Dia wanita bobrok-ambisius sampai pada derajat sakit jiwa. Menginginkan kemustahilan menjadi kenyataan. Ia anggap gelar Diploma sastra Inggris dapat dijadikan alat untuk mendapatkan semuanya. Bekerja sehari penuh sbagaimana lelaki memburu rejeki. Setiap awal minggu ia pasti bergerak menuju rumah mertua. menyerahkan dua putri kami kepada nenek renta. Rumah kami lengang. Ibu mertua beralih profesi menjadi babu bagi menantunya. Walau sudah berusaha sekuat mungkin untuk menjadi pembantu yang baik, tak jarang menantunya menceramahi dengan kata-kata yang tidak pernah ku dengar dari seorang wanita terpelajar.

Kini aku yakin. Dia.. istriku itu bagian dari jiwaku yang selalu membuatku sakit.

Dia tak tahu menahu apa yang akan dia perbuat untuk dirinya sendiri atau dengn titel terpelajarnya,  atau dengan diriku sebagai suaminya. Dia juga sebenarnya tidak faham dengan makna keterpelajaran yang ada dalam dirinya. lantas, apa dosaku .. apa solusinya...



@@@@@@@@@
 

Sungguh dosamu adalah dosa berjuta-juta lelaki dan perempuan, dosa generasi bobrok yang tergesa-gesa menafsirkan arti kemajuan dan kebebasan, hal terpenting adalah perubahan itu. Tak soal beradu dengan goncangan-goncangan  dan letupan gerbong kereta zaman. Bertubrukan tanpa kenal ampun dan akhirnya terpental jauh ke dalam jurang.

Wanita modern yang kaget dengan arus kebebasan bertindak dan berkehendak. Kebebasan ya berbuat sesuai dengan kehendaknya, tanpa dibatasi aturan dan norma. Mereka Linglung, tidak tau apa yang akan diperbuat. Karenanya, pada waktu bersamaan terpental ke beberpa jalan bercabang.  Dia ingin berkeliling dunia. menginginkan cinta, sex, dan hura-hura, ya... cuma hura-hura semata. Dia berpikir akan kekunuoan dengan memandang kekunuon itu. Dia meneriakan hal-hal baru dari optik kebaruannya. Menuntut beribu hak tanpa satu pun memenuhi kewajibannya.

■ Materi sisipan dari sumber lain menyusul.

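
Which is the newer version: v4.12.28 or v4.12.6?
v4.12.28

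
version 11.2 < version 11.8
True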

Dia seperti burung yang baru keluar dari sarang. Tak terpikirkans selain melanglang mayapada, mengepakkan dua sayapnya. Terbang ke delapan penjuru mata angin.

Solusinya adalah benturan.  Membenturkan . Tidak ada celah untuk lari dari benturan diantara kalian berdua. bergaulah dengan istrimu yang terpelajar itu seakan dia bukan dari kalangan terpelajar. Beri tahu dia -dengan  cara metode yang dia mengerti- bahwa makna terpelajar dan berbudaya adalah tanggung jawab.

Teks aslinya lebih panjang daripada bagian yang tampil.